Arbitrator gives job back to Ohio trooper fired after death of drunken motorist


DELAWARE, Ohio — A State Highway Patrol trooper who was fired after failing to arrest a drunken driver during a stop on I-71 will get his job back, an arbitrator has ruled.

The trooper, Sean Carpenter, also will be paid for part of the time he was out of work.

Carpenter, 39, was fired in April for conduct unbecoming an officer and for failing to perform his duty after a July, 2012, incident involving a drunken driver in Delaware County.

Carpenter and two Delaware County deputy sheriffs found the driver, Uriel Juarez Popoca, on July 28 on an I-71 median near the Rts. 36/37 interchange.

Mr. Popoca, 22, spoke Spanish and understood little English. The officers can be heard making fun of his speech in footage from their dashboard cameras.

The officers took Mr. Popoca to a Taco Bell on Rts. 36/37, joking that someone there would understand him. Mr. Popoca left the restaurant shortly after being dropped there and was struck and killed by a passing driver.

Carpenter was convicted of being derelict in his duty because he did not arrest the man; an appellate court threw out his conviction in August, ruling that Carpenter was not responsible for Mr.
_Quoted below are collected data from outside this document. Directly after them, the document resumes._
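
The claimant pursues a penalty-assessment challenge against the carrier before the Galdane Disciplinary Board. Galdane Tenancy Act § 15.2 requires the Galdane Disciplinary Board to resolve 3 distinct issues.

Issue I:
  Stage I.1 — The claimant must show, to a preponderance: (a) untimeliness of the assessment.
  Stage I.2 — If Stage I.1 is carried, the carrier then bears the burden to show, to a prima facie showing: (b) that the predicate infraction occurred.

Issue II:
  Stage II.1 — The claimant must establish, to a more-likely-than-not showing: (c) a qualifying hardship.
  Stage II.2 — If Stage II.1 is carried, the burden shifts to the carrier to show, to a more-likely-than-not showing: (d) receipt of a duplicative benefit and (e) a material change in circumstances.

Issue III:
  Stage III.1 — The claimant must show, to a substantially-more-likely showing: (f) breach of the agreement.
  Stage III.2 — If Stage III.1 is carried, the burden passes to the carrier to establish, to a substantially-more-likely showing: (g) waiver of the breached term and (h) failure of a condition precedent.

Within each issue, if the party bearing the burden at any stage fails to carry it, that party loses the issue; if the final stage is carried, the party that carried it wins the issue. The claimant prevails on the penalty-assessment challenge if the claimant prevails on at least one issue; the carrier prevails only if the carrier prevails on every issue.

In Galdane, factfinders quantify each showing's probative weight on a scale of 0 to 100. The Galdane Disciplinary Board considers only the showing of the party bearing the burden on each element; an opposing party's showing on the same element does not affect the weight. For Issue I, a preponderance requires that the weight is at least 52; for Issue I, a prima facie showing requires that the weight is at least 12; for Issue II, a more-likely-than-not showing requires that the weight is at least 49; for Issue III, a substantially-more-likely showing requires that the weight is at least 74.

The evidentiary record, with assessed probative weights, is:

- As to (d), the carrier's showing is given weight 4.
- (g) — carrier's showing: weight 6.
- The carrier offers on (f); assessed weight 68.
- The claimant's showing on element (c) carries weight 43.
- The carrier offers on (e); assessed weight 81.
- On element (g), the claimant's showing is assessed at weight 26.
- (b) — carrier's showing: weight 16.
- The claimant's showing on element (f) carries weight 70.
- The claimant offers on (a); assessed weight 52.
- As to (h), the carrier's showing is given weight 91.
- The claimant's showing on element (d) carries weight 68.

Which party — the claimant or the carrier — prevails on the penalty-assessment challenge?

carrier

— Issue I —
Stage I.1 (claimant, a preponderance, weight is at least 52): (a) 52 ≥ 52 — meets.
  Stage I.1 carried; the burden shifts to the carrier.
Stage I.2 (carrier, a prima facie showing, weight is at least 12): (b) 16 ≥ 12 — meets.
  The carrier carries the last stage.
With every stage satisfied, the carrier prevails on this issue.
— Issue II —
Stage II.1 — burden on claimant; standard: a more-likely-than-not showing (weight is at least 49).
    (c): 43 < 49 [not met]
  The claimant does not carry Stage II.1.
The analysis ends at Stage II.1; the carrier prevails on this issue.
— Issue III —
Stage III.1 — burden on claimant; standard: a substantially-more-likely showing (weight is at least 74).
    (f): 70 (carrier's 68 disregarded) < 74 [not met]
  Not every element is met, so the claimant fails to carry Stage III.1.
The carrier prevails on this issue.
Per-issue: Issue I → carrier; Issue II → carrier; Issue III → carrier. The claimant must prevail on at least one issue; overall, the carrier prevails.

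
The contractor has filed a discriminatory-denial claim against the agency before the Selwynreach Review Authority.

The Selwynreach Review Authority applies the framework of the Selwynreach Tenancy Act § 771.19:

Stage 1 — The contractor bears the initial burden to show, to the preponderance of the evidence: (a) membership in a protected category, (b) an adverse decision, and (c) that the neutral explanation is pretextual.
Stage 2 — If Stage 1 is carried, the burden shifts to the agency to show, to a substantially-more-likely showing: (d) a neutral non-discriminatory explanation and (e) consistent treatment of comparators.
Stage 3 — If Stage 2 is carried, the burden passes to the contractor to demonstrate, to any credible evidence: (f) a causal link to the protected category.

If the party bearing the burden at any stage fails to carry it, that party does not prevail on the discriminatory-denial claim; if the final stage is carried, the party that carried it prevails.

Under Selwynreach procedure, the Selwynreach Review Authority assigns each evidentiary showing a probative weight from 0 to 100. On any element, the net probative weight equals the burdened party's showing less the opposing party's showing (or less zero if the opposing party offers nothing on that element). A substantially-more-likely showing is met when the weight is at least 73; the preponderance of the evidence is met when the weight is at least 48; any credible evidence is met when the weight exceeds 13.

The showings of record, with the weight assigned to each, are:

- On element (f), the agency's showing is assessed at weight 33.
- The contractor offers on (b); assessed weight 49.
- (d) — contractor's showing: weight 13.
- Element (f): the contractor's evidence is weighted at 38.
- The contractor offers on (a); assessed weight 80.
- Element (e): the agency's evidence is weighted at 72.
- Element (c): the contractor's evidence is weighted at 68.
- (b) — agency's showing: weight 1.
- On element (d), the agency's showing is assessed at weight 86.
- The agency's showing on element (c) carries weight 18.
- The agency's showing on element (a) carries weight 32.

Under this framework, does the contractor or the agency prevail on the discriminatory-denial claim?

Stage 1 — burden on contractor; standard: the preponderance of the evidence (weight is at least 48).
    (a): 80 − 32 = 48 ≥ 48 [met]
    (b): 49 − 1 = 48 ≥ 48 [met]
    (c): 68 − 18 = 50 ≥ 48 [met]
  Stage 1 is satisfied; the onus moves to the agency.
Stage 2 — burden on agency; standard: a substantially-more-likely showing (weight is at least 73).
    (d): 86 − 13 = 73 ≥ 73 [met]
    (e): 72 < 73 [not met]
  The agency does not carry Stage 2.
The contractor prevails.

contractor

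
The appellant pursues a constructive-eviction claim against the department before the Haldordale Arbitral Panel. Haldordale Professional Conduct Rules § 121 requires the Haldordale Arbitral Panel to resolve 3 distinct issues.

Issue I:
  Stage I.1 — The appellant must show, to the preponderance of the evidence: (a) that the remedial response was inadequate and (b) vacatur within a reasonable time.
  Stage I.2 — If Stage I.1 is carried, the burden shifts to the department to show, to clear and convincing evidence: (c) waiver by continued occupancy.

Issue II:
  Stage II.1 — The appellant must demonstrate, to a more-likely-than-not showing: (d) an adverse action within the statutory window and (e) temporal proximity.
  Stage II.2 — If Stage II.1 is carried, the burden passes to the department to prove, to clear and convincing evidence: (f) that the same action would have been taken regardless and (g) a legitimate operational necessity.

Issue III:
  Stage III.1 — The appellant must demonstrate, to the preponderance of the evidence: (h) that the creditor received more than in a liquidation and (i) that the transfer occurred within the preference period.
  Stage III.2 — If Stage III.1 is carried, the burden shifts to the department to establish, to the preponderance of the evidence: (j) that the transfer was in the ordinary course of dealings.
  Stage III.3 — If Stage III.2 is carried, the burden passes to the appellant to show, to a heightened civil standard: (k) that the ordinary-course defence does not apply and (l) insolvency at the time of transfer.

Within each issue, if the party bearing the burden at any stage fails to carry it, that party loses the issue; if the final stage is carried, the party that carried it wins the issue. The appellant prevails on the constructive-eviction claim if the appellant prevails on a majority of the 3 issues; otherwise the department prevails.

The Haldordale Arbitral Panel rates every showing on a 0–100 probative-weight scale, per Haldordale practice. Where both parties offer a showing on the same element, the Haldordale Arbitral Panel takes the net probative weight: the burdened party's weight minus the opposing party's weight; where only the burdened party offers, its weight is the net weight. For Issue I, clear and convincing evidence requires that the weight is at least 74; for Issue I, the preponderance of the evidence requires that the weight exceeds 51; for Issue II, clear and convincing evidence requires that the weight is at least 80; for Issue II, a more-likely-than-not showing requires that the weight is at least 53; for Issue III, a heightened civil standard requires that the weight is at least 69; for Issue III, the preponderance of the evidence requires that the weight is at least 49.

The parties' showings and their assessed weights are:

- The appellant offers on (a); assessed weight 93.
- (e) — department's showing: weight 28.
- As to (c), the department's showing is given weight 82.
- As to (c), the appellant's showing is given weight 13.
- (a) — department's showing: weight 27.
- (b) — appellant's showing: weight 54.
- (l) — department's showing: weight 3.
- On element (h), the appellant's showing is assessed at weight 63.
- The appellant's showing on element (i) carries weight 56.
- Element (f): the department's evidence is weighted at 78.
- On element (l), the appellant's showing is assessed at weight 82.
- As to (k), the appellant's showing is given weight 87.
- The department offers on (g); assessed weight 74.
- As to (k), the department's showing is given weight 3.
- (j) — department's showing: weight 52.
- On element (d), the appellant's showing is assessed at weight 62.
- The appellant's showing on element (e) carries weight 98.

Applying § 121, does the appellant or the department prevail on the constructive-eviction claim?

appellant

— Issue I —
Stage I.1 — burden on appellant; standard: the preponderance of the evidence (weight exceeds 51).
    (a): 93 − 27 = 66 > 51 [met]
    (b): 54 > 51 [met]
  The appellant carries Stage I.1; the department now bears the burden.
Stage I.2 — burden on department; standard: clear and convincing evidence (weight is at least 74).
    (c): 82 − 13 = 69 < 74 [not met]
  The department does not carry Stage I.2.
The analysis ends at Stage I.2; the appellant prevails on this issue.
— Issue II —
At Stage II.1 the appellant must meet a more-likely-than-not showing (weight is at least 53): on (d) the weight is 62, ≥ 53, so (d) meets the standard; on (e) the weight is 98 less the opposing 28 gives net 70, which does reach 53, so (e) meets the standard.
  All elements met. The burden passes to the department.
At Stage II.2 the department must meet clear and convincing evidence (weight is at least 80): on (f) the weight is 78, which does not reach 80, so (f) does not meet the standard; on (g) the weight is 74, which does not reach 80, so (g) does not meet the standard.
  The department does not carry Stage II.2.
So the appellant prevails on this issue.
— Issue III —
Stage III.1 — burden on appellant; standard: the preponderance of the evidence (weight is at least 49).
    (h): 63 ≥ 49 [met]
    (i): 56 ≥ 49 [met]
  The appellant carries Stage III.1; the department now bears the burden.
Stage III.2 — burden on department; standard: the preponderance of the evidence (weight is at least 49).
    (j): 52 ≥ 49 [met]
  All elements met. The burden passes to the appellant.
Stage III.3 — burden on appellant; standard: a heightened civil standard (weight is at least 69).
    (k): 87 − 3 = 84 ≥ 69 [met]
    (l): 82 − 3 = 79 ≥ 69 [met]
  The appellant carries the last stage.
Every stage carried; the appellant prevails on this issue.
Per-issue: Issue I → appellant; Issue II → appellant; Issue III → appellant. The appellant must prevail on a majority of issues; overall, the appellant prevails.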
Popoca because the two deputies were in charge of the scene.

Staff Lt. Anne Ralston said the patrol has not determined when Carpenter will return to work.
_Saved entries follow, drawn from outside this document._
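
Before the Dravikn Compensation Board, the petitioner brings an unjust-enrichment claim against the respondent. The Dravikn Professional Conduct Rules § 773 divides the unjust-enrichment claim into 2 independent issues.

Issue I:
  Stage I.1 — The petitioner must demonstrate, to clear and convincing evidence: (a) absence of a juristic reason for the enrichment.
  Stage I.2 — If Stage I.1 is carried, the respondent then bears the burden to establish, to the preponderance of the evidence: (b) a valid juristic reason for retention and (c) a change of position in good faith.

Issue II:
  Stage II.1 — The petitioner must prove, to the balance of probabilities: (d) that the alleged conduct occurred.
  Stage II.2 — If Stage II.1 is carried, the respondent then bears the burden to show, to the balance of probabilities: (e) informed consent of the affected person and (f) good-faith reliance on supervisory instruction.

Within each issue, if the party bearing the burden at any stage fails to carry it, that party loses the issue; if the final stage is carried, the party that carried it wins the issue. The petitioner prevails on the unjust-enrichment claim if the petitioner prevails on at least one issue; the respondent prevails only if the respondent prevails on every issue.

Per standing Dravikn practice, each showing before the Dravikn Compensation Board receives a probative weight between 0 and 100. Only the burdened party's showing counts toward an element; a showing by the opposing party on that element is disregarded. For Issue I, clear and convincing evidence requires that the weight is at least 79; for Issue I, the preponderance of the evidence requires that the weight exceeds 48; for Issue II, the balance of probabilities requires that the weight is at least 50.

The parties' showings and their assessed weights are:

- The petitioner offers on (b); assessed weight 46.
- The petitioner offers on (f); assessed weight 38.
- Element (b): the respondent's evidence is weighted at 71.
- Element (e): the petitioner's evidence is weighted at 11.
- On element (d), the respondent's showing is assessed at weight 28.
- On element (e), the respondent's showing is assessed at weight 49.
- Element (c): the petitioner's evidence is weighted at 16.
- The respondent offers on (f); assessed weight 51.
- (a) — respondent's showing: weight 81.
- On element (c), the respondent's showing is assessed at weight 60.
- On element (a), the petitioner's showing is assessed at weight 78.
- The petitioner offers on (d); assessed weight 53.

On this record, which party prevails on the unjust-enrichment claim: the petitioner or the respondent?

petitioner

— Issue I —
At Stage I.1 the petitioner must meet clear and convincing evidence (weight is at least 79): on (a) the weight is 78 (the respondent's 81 is given no effect), which does not reach 79, so (a) does not meet the standard.
  Stage I.1 not carried; the petitioner fails its burden.
The analysis ends at Stage I.1; the respondent prevails on this issue.
— Issue II —
Stage II.1 — burden on petitioner; standard: the balance of probabilities (weight is at least 50).
    (d): 53 (respondent's 28 disregarded) ≥ 50 [met]
  All elements met. The burden passes to the respondent.
Stage II.2 — burden on respondent; standard: the balance of probabilities (weight is at least 50).
    (e): 49 (petitioner's 11 disregarded) < 50 [not met]
    (f): 51 (petitioner's 38 disregarded) ≥ 50 [met]
  Stage II.2 not carried; the respondent fails its burden.
The analysis ends at Stage II.2; the petitioner prevails on this issue.
Per-issue: Issue I → respondent; Issue II → petitioner. The petitioner must prevail on at least one issue; overall, the petitioner prevails.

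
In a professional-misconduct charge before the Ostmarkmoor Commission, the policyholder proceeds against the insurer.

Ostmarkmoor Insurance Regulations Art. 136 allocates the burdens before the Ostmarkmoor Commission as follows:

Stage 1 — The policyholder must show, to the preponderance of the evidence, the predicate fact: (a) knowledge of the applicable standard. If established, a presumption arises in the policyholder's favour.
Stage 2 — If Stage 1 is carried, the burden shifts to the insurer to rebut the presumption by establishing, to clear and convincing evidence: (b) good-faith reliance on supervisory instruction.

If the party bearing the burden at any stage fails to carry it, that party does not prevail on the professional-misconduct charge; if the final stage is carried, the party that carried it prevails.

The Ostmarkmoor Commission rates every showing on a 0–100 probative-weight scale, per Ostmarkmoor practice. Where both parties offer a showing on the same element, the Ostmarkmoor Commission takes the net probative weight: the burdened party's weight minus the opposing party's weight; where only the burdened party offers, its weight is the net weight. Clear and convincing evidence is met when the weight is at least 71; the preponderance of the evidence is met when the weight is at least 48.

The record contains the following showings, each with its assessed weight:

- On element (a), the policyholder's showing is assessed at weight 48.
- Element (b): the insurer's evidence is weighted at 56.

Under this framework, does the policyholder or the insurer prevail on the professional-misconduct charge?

Stage 1 (policyholder, the preponderance of the evidence, weight is at least 48): (a) 48 ≥ 48 — meets.
  Stage 1 is satisfied; the onus moves to the insurer.
Stage 2 (insurer, clear and convincing evidence, weight is at least 71): (b) 56 < 71 — fails.
  The insurer does not carry Stage 2.
The analysis ends at Stage 2; the policyholder prevails.

policyholder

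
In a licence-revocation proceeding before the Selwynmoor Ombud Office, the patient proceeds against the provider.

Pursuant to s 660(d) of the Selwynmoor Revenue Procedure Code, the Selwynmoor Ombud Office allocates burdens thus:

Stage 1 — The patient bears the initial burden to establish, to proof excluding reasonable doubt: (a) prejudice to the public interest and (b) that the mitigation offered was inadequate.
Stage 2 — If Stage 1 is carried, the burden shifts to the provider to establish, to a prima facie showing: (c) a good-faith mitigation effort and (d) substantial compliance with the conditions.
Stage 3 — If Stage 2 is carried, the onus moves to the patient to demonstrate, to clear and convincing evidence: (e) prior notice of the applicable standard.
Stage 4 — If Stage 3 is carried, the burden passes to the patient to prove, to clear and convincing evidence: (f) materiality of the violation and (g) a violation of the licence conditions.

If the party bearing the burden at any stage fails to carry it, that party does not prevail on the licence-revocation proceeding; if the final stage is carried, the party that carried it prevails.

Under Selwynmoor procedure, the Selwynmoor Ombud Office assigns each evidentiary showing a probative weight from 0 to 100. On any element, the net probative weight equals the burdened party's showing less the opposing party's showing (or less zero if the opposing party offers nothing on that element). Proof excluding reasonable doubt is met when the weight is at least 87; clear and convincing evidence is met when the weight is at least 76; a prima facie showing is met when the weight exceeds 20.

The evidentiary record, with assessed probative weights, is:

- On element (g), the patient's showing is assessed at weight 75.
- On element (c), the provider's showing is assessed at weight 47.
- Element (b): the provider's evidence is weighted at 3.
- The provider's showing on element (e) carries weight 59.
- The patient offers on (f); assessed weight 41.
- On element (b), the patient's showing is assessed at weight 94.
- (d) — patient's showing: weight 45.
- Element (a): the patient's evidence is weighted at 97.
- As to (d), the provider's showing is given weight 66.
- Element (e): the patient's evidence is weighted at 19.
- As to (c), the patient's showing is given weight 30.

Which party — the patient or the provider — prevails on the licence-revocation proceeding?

patient

Stage 1 (patient, proof excluding reasonable doubt, weight is at least 87): (a) 97 ≥ 87 — meets; (b) net 94−3=91 ≥ 87 — meets.
  Stage 1 is satisfied; the onus moves to the provider.
Stage 2 (provider, a prima facie showing, weight exceeds 20): (c) net 47−30=17 ≤ 20 — fails; (d) net 66−45=21 > 20 — meets.
  Not every element is met, so the provider fails to carry Stage 2.
The analysis ends at Stage 2; the patient prevails.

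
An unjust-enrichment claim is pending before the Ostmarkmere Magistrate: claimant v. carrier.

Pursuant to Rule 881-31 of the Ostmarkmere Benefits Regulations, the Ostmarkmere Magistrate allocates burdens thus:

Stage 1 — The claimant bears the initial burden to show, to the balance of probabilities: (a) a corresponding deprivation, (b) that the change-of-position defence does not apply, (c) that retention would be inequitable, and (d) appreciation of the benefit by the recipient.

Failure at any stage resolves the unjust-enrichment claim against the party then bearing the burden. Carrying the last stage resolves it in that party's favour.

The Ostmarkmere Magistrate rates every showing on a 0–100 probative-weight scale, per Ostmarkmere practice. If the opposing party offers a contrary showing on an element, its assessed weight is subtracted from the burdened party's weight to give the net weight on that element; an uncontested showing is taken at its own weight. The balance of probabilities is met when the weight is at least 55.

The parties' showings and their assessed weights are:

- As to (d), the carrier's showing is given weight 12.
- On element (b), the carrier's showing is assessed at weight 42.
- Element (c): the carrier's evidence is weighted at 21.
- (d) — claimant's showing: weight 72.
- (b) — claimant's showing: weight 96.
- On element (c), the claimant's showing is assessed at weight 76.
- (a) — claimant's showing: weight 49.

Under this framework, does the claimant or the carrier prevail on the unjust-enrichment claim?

Stage 1 — burden on claimant; standard: the balance of probabilities (weight is at least 55).
    (a): 49 < 55 [not met]
    (b): 96 − 42 = 54 < 55 [not met]
    (c): 76 − 21 = 55 ≥ 55 [met]
    (d): 72 − 12 = 60 ≥ 55 [met]
  The claimant does not carry Stage 1.
The carrier prevails.

carrier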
According to the arbitration award, Carpenter will lose six months’ pay but will be paid for at least two of the months that he was out of work. Carpenter, who had been assigned to the Delaware post, earned $56,403 a year before he was fired.
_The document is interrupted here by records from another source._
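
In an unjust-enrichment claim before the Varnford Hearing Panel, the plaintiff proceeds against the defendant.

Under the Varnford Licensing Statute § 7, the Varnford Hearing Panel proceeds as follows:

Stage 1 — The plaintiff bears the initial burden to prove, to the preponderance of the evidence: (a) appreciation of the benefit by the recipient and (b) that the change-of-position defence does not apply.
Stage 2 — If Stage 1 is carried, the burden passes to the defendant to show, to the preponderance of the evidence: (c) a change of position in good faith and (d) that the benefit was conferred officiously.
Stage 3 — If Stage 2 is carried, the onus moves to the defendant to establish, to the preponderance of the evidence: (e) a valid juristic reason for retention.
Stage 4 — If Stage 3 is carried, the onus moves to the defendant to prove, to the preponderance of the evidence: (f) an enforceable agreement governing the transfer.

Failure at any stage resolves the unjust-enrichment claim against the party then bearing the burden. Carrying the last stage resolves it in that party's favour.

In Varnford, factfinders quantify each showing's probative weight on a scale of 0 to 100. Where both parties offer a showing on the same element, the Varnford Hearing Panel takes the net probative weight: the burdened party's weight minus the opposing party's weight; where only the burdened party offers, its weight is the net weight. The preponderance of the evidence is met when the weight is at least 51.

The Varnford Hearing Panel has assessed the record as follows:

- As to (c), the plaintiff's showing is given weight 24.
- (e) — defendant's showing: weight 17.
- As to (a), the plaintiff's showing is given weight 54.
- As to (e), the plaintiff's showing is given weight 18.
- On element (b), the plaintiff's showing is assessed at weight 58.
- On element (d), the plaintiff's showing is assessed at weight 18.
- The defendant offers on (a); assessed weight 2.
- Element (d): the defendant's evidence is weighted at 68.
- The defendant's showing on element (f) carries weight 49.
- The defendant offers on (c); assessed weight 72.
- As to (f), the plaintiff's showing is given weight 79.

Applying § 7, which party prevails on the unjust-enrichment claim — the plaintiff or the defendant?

Stage 1 (plaintiff, the preponderance of the evidence, weight is at least 51): (a) net 54−2=52 ≥ 51 — meets; (b) 58 ≥ 51 — meets.
  The plaintiff carries Stage 1; the defendant now bears the burden.
Stage 2 (defendant, the preponderance of the evidence, weight is at least 51): (c) net 72−24=48 < 51 — fails; (d) net 68−18=50 < 51 — fails.
  Stage 2 not carried; the defendant fails its burden.
The plaintiff prevails.

plaintiff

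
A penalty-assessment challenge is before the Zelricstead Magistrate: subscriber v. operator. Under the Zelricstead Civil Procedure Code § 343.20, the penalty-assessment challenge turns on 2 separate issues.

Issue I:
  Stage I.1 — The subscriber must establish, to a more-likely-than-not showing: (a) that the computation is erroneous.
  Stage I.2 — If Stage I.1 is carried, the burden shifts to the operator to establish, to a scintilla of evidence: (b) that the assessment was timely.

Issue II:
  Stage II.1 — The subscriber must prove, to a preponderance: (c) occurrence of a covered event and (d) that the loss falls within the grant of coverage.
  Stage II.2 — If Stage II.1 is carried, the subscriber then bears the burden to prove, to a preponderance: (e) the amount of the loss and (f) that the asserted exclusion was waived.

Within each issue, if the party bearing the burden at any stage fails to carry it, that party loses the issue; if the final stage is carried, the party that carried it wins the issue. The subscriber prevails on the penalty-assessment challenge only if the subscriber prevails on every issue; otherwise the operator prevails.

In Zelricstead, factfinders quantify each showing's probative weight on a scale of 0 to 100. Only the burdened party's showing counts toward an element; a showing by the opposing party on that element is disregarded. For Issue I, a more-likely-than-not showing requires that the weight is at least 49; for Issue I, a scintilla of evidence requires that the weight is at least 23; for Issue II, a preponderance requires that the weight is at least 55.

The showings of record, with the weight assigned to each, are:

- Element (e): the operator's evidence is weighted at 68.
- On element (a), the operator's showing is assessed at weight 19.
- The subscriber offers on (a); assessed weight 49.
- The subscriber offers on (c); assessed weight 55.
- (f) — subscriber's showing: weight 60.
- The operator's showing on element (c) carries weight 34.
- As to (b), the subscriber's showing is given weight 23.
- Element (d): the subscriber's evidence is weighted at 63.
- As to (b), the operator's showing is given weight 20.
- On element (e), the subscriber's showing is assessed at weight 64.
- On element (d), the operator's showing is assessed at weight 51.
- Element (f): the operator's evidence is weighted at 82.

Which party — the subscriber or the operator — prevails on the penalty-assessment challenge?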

The two deputies involved in Mr. Popoca’s case — Derek Beggs and Christopher Hughes — were fired from the Delaware County sheriff’s office in February. Beggs also was convicted of dereliction of duty; Hughes was convicted of failing to aid a law-enforcement officer. The same appellate court upheld Beggs’ conviction.

Tracy Whited, a spokesman for the sheriff’s office, said the office is finishing negotiations with the two former deputies but that neither will get his job back. Whited said the office is working on a settlement agreement with the former deputies, but the amount has not been set.